|Place of origin||United States|
|Manufacturer||Northrop Ventura Division|
|Mass||2,800 lb (1,270 kg)|
|Length||19 ft 1 in (5.82 m)|
|Height||4 ft 6 (1.37 m)|
|Diameter||32 in (81 cm)|
|Engine||Continental J69 turbojet|
|Wingspan||12 ft 6 in (3.81 m)|
|300 miles (480 km)|
|Flight altitude||40,000 ft (12,200 m)|
|Maximum speed||675 mph (1,090 km/h)|
|passive multiple-frequency radar seeker, autopilot and a radio-command guidance system|
|Aircraft or RATO|
The GAM-67 Crossbow was a turbojet-powered anti-radar missile built by Northrop's Ventura Division, the successor to the Radioplane Company who developed the Crossbow's predecessor, the Q-1 target drone.
In the late 1940s, the Radioplane Company developed a set of prototypes of the Q-1 target series, which used pulsejet or small turbojet engines. Although the Q-1 series was not put into production as a target, it did evolve into the USAF RP-54D / XB-67 / XGAM-67 Crossbow anti-radar missile, which was first flown in 1956. It was also considered as a platform for reconnaissance, electronic countermeasures, and decoy roles.
The Crossbow had a cigar-shaped fuselage, straight wings, a straight twin-fin tail, and an engine inlet under the belly. It was powered by a Continental J69 turbojet engine, with 4.41 kN (450 kgf/1,000 lbf) thrust. Two Crossbows could be carried by a Boeing B-50 Superfortress bomber, while four Crossbows could be carried by a Boeing B-47 Stratojet bomber.
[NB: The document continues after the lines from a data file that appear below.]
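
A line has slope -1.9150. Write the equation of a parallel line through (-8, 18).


Parallel lines have equal slopes.
m2 = -1.9150
b2 = 18 + 1.9150*(-8) = 2.6800

y = -1.9150x + 2.6800


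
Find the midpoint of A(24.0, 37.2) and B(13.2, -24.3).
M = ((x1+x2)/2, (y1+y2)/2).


Mx = (24.0 + 13.2)/2 = 37.2/2 = 18.6000
My = (37.2 - 24.3)/2 = 12.9/2 = 6.4500

(18.6000, 6.4500)


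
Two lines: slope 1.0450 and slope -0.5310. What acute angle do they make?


m1-m2 = 1.576
1+m1*m2 = 0.445105
tan(theta) = |1.576/0.445105| = 3.540738
theta = arctan(|1.576/0.445105|) = 74.2289 degrees (acute angle)

74.2289 degrees


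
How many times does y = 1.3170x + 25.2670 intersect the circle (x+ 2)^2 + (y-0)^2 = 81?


Substitute y = 1.3170x + 25.2670: (x+ 2)^2 + (1.3170x+25.2670-0)^2 = 81
Expand to Ax^2 + Bx + C = 0, where b-k = 25.267
A = 1+m^2 = 2.734489
B = 2(m(b-k) - h) = 2(1.3170*25.267 + 2) = 70.553278
C = h^2 + (b-k)^2 - r^2 = 4 + 638.421289 - 81 = 561.421289
disc = B^2-4AC = 4977.7650 - 6140.8014 = -1163.0364
disc < 0

0 intersection points


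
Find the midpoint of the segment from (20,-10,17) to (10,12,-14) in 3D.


Mx = (20+10)/2 = 15.0000
My = (-10+12)/2 = 1.0000
Mz = (17- 14)/2 = 1.5000

M = (15.0000, 1.0000, 1.5000)


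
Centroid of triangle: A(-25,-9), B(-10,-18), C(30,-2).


Gx = (-25- 10+30)/3 = -5/3 = -1.6667
Gy = (-9- 18- 2)/3 = -29/3 = -9.6667

G = (-1.6667, -9.6667)


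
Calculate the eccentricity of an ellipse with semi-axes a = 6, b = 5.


c = sqrt(36-25) = sqrt(11) = 3.3166
e = c/a = sqrt(11)/6 = 0.5528

e = 0.5528


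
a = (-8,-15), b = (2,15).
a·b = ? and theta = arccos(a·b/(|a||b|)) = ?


a·b = -8*2 - 15*15 = -16 - 225 = -241
|a| = sqrt(64+225) = 17.0000
|b| = sqrt(4+225) = 15.1327
cos(theta) = -241/(sqrt(289)*sqrt(229)) = -241/sqrt(66181) = -0.936808
theta = arccos(-241/sqrt(66181)) = 159.5222 degrees

a·b = -241, theta = 159.5222 deg


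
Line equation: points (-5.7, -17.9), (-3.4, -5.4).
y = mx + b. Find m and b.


m = (12.5)/(2.3) = 5.4348
b = y1 - m*x1 = -17.9 - (12.5*(-5.7))/(2.3) = -17.9 + 30.9783 = 13.0783

y = 5.4348x + 13.0783


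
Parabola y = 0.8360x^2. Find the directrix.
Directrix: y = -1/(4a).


a = 0.8360
1/(4a) = 0.2990
directrix: y = -0.2990 = -0.2990

y = -0.2990


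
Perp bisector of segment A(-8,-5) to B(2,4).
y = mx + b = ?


Midpoint = (-3, -0.5)
Slope of AB = dy/dx = 9/10 = 0.9000
Perp slope = -dx/dy = -10/9 = -1.1111
b = My - (perp slope)*Mx = -0.5 + (10*(-3))/9 = -0.5 - 3.3333 = -3.8333

y = -1.1111x - 3.8333


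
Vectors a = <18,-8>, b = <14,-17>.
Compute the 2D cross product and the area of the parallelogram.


cross = 18*(-17) + 8*14 = -306 + 112 = -194
Parallelogram area = |-194| = 194

cross = -194, parallelogram area = 194


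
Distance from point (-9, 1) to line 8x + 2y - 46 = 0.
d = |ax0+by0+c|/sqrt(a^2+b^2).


|8*(-9) + 2*1 - 46| = |-116| = 116
sqrt(64 + 4) = sqrt(68) = 8.2462
d = 116/sqrt(68) = 14.0671

14.0671


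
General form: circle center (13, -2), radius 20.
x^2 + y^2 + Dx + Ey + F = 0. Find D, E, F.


(x-13)^2 + (y+ 2)^2 = 20^2
D = -2h = -26, E = -2k = 4
F = h^2+k^2-r^2 = 169+4-400 = -227

D = -26, E = 4, F = -227


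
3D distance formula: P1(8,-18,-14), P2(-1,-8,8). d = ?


dx=-9, dy=10, dz=22
d = sqrt(81+100+484) = sqrt(665) = 25.7876

25.7876


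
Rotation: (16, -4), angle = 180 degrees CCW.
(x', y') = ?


cos(180) = -1, sin(180) = 0
x' = 16*(-1) + 4*0 = -16
y' = 16*0 - 4*(-1) = 4

(-16, 4)


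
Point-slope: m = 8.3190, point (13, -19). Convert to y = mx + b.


y + 19 = 8.3190(x - 13)
y = 8.3190x - 19 - 8.3190*13
y = 8.3190x - 127.1470

y = 8.3190x - 127.1470


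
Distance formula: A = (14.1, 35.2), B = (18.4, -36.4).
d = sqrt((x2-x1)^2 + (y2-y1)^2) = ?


dx = 18.4 - 14.1 = 4.3
dy = -36.4 - 35.2 = -71.6
d = sqrt(18.49 + 5126.56) = sqrt(5145.05) = 71.7290

71.7290


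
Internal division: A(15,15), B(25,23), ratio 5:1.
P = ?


Px = (5*25 + 1*15)/6 = 140/6 = 23.3333
Py = (5*23 + 1*15)/6 = 130/6 = 21.6667

P = (23.3333, 21.6667)


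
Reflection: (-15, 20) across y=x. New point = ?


Reflection rule for y=x: (y, x)
(-15, 20) -> (20, -15)

(20, -15)


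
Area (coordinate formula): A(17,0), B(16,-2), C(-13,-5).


17*(-2+ 5) = 51
16*(-5-0) = -80
-13*(0+ 2) = -26
sum = -55
Area = |-55|/2 = 27.5000

27.5000 sq units


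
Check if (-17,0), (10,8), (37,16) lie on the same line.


-17*(8-16) + 10*(16-0) + 37*(0-8)
= 136 + 160 - 296 = 0

Yes, collinear (determinant = 0)


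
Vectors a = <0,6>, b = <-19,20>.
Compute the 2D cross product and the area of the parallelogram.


cross = 0*20 - 6*(-19) = 0 + 114 = 114
Parallelogram area = |114| = 114

cross = 114, parallelogram area = 114


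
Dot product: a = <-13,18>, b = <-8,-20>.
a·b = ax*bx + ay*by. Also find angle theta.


a·b = -13*(-8) + 18*(-20) = 104 - 360 = -256
|a| = sqrt(169+324) = 22.2036
|b| = sqrt(64+400) = 21.5407
cos(theta) = -256/(sqrt(493)*sqrt(464)) = -256/sqrt(228752) = -0.535251
theta = arccos(-256/sqrt(228752)) = 122.3609 degrees

a·b = -256, theta = 122.3609 deg


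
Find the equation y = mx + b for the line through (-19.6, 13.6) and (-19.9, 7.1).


m = (-6.5)/(-0.3) = 21.6667
b = y1 - m*x1 = 13.6 - (-6.5*(-19.6))/(-0.3) = 13.6 + 424.6667 = 438.2667

y = 21.6667x + 438.2667


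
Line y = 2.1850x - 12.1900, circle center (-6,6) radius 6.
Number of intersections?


Substitute y = 2.1850x - 12.1900: (x+ 6)^2 + (2.1850x- 12.1900-6)^2 = 36
Expand to Ax^2 + Bx + C = 0, where b-k = -18.19
A = 1+m^2 = 5.774225
B = 2(m(b-k) - h) = 2(2.1850*(-18.19) + 6) = -67.4903
C = h^2 + (b-k)^2 - r^2 = 36 + 330.8761 - 36 = 330.8761
disc = B^2-4AC = 4554.9406 - 7642.2122 = -3087.2716
disc < 0

0 intersection points


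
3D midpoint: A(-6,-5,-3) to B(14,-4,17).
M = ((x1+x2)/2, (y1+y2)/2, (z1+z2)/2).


Mx = (-6+14)/2 = 4.0000
My = (-5- 4)/2 = -4.5000
Mz = (-3+17)/2 = 7.0000

M = (4.0000, -4.5000, 7.0000)


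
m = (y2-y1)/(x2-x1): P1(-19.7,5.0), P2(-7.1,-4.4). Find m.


dy = -4.4 - 5.0 = -9.4
dx = -7.1 + 19.7 = 12.6
m = -9.4/12.6 = -0.7460

m = -0.7460


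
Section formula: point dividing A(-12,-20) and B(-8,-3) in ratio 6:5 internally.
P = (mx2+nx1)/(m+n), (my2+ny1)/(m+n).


Px = (6*(-8) + 5*(-12))/11 = -108/11 = -9.8182
Py = (6*(-3) + 5*(-20))/11 = -118/11 = -10.7273

P = (-9.8182, -10.7273)


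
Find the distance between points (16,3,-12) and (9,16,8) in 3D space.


dx=-7, dy=13, dz=20
d = sqrt(49+169+400) = sqrt(618) = 24.8596

24.8596


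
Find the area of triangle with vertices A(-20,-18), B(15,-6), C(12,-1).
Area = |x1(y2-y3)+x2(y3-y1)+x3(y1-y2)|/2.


-20*(-6+ 1) = 100
15*(-1+ 18) = 255
12*(-18+ 6) = -144
sum = 211
Area = |211|/2 = 105.5000

105.5000 sq units


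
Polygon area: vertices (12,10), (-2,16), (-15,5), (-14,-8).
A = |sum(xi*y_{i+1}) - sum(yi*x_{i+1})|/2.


sum(xi*y_{i+1}) = 12*16 - 2*5 - 15*(-8) - 14*10 = 162
sum(yi*x_{i+1}) = 10*(-2) + 16*(-15) + 5*(-14) - 8*12 = -426
Area = |162 + 426|/2 = 588/2 = 294.0000

294.0000 sq units


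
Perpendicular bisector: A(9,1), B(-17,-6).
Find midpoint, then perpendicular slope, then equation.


Midpoint = (-4, -2.5)
Slope of AB = dy/dx = -7/(-26) = 0.2692
Perp slope = -dx/dy = -26/7 = -3.7143
b = My - (perp slope)*Mx = -2.5 + (-26*(-4))/(-7) = -2.5 - 14.8571 = -17.3571

y = -3.7143x - 17.3571


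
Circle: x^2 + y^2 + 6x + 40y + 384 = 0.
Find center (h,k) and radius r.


h = -D/2 = -6/2 = -3
k = -E/2 = -40/2 = -20
r^2 = h^2 + k^2 - F = 9 + 400 - 384 = 25
r = 5

Center (-3, -20), radius = 5


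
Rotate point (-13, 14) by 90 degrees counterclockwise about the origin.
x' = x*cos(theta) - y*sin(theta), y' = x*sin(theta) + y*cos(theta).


cos(90) = 0, sin(90) = 1
x' = -13*0 - 14*1 = -14
y' = -13*1 + 14*0 = -13

(-14, -13)


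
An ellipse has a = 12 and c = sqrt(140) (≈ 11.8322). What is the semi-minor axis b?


b^2 = 12^2 - (sqrt(140))^2 = 144 - 140 = 4
b = sqrt(4) = 2

b = 2


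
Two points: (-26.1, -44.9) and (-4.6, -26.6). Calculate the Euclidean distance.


dx = -4.6 + 26.1 = 21.5
dy = -26.6 + 44.9 = 18.3
d = sqrt(462.25 + 334.89) = sqrt(797.14) = 28.2337

28.2337


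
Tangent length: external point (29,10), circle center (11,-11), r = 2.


d = sqrt((29-11)^2 + (10+ 11)^2) = sqrt(324+441) = 27.6586
L = sqrt(765.0000 - 4) = sqrt(761.0000) = 27.5862

27.5862


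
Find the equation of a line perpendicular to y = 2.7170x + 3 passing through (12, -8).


Perpendicular slope = -1/m1 = -1/2.7170 = -0.3681
b2 = y0 - m2*x0 = -8 + 12/2.7170 = -8 + 4.4166 = -3.5834

y = -0.3681x - 3.5834


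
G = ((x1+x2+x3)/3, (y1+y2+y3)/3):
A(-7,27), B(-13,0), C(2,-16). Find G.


Gx = (-7- 13+2)/3 = -18/3 = -6.0000
Gy = (27+0- 16)/3 = 11/3 = 3.6667

G = (-6.0000, 3.6667)


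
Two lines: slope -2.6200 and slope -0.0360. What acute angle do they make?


m1-m2 = -2.584
1+m1*m2 = 1.09432
tan(theta) = |-2.584/1.09432| = 2.361284
theta = arctan(|-2.584/1.09432|) = 67.0474 degrees (acute angle)

67.0474 degrees


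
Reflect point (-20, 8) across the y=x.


Reflection rule for y=x: (y, x)
(-20, 8) -> (8, -20)

(8, -20)


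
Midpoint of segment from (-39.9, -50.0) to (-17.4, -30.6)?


Mx = (-39.9 - 17.4)/2 = -57.3/2 = -28.6500
My = (-50.0 - 30.6)/2 = -80.6/2 = -40.3000

(-28.6500, -40.3000)


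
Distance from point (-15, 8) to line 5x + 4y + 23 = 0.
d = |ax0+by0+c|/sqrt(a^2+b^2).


|5*(-15) + 4*8 + 23| = |-20| = 20
sqrt(25 + 16) = sqrt(41) = 6.4031
d = 20/sqrt(41) = 3.1235

3.1235


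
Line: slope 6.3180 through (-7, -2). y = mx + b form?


y + 2 = 6.3180(x + 7)
y = 6.3180x - 2 - 6.3180*(-7)
y = 6.3180x + 42.2260

y = 6.3180x + 42.2260


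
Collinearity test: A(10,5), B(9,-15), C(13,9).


10*(-15-9) + 9*(9-5) + 13*(5+ 15)
= -240 + 36 + 260 = 56

No, not collinear (determinant = 56)


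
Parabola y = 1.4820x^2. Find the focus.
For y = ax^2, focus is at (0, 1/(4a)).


a = 1.4820
4a = 5.9280
focus = (0, 1/5.9280) = (0, 0.1687)

Focus = (0, 0.1687)


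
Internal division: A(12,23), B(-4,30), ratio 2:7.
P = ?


Px = (2*(-4) + 7*12)/9 = 76/9 = 8.4444
Py = (2*30 + 7*23)/9 = 221/9 = 24.5556

P = (8.4444, 24.5556)


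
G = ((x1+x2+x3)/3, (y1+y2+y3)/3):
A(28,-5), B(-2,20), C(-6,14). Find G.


Gx = (28- 2- 6)/3 = 20/3 = 6.6667
Gy = (-5+20+14)/3 = 29/3 = 9.6667

G = (6.6667, 9.6667)


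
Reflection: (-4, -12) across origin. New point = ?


Reflection rule for origin: (-x, -y)
(-4, -12) -> (4, 12)

(4, 12)


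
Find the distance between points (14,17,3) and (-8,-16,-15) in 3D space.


dx=-22, dy=-33, dz=-18
d = sqrt(484+1089+324) = sqrt(1897) = 43.5546

43.5546


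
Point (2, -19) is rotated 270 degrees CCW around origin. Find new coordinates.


cos(270) = 0, sin(270) = -1
x' = 2*0 + 19*(-1) = -19
y' = 2*(-1) - 19*0 = -2

(-19, -2)


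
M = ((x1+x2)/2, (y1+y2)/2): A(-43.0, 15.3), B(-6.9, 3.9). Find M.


Mx = (-43.0 - 6.9)/2 = -49.9/2 = -24.9500
My = (15.3 + 3.9)/2 = 19.2/2 = 9.6000

(-24.9500, 9.6000)


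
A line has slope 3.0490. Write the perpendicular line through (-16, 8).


Perpendicular slope = -1/m1 = -1/3.0490 = -0.3280
b2 = y0 - m2*x0 = 8 - 16/3.0490 = 8 - 5.2476 = 2.7524

y = -0.3280x + 2.7524


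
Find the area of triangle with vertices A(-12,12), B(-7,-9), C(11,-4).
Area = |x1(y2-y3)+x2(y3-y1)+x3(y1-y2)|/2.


-12*(-9+ 4) = 60
-7*(-4-12) = 112
11*(12+ 9) = 231
sum = 403
Area = |403|/2 = 201.5000

201.5000 sq units


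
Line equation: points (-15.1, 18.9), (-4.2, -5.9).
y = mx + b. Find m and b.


m = (-24.8)/(10.9) = -2.2752
b = y1 - m*x1 = 18.9 - (-24.8*(-15.1))/(10.9) = 18.9 - 34.3560 = -15.4560

y = -2.2752x - 15.4560


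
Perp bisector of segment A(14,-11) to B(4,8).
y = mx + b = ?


Midpoint = (9, -1.5)
Slope of AB = dy/dx = 19/(-10) = -1.9000
Perp slope = -dx/dy = 10/19 = 0.5263
b = My - (perp slope)*Mx = -1.5 + (-10*9)/19 = -1.5 - 4.7368 = -6.2368

y = 0.5263x - 6.2368


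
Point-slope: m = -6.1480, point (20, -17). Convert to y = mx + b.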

The Crossbow's speed was not enough to allow it to get far ahead of the launching bomber before it ran out of fuel. Only 14 Crossbows were built before the program was cancelled in 1957, in favor of the Longbow, essentially a supersonic version of the same concept. Longbow was eventually cancelled as well. None of the alternative roles were taken up either, with all work on the concept ending in 1960. However, it did point the way to the range of missions that would be performed by UAVs in later decades.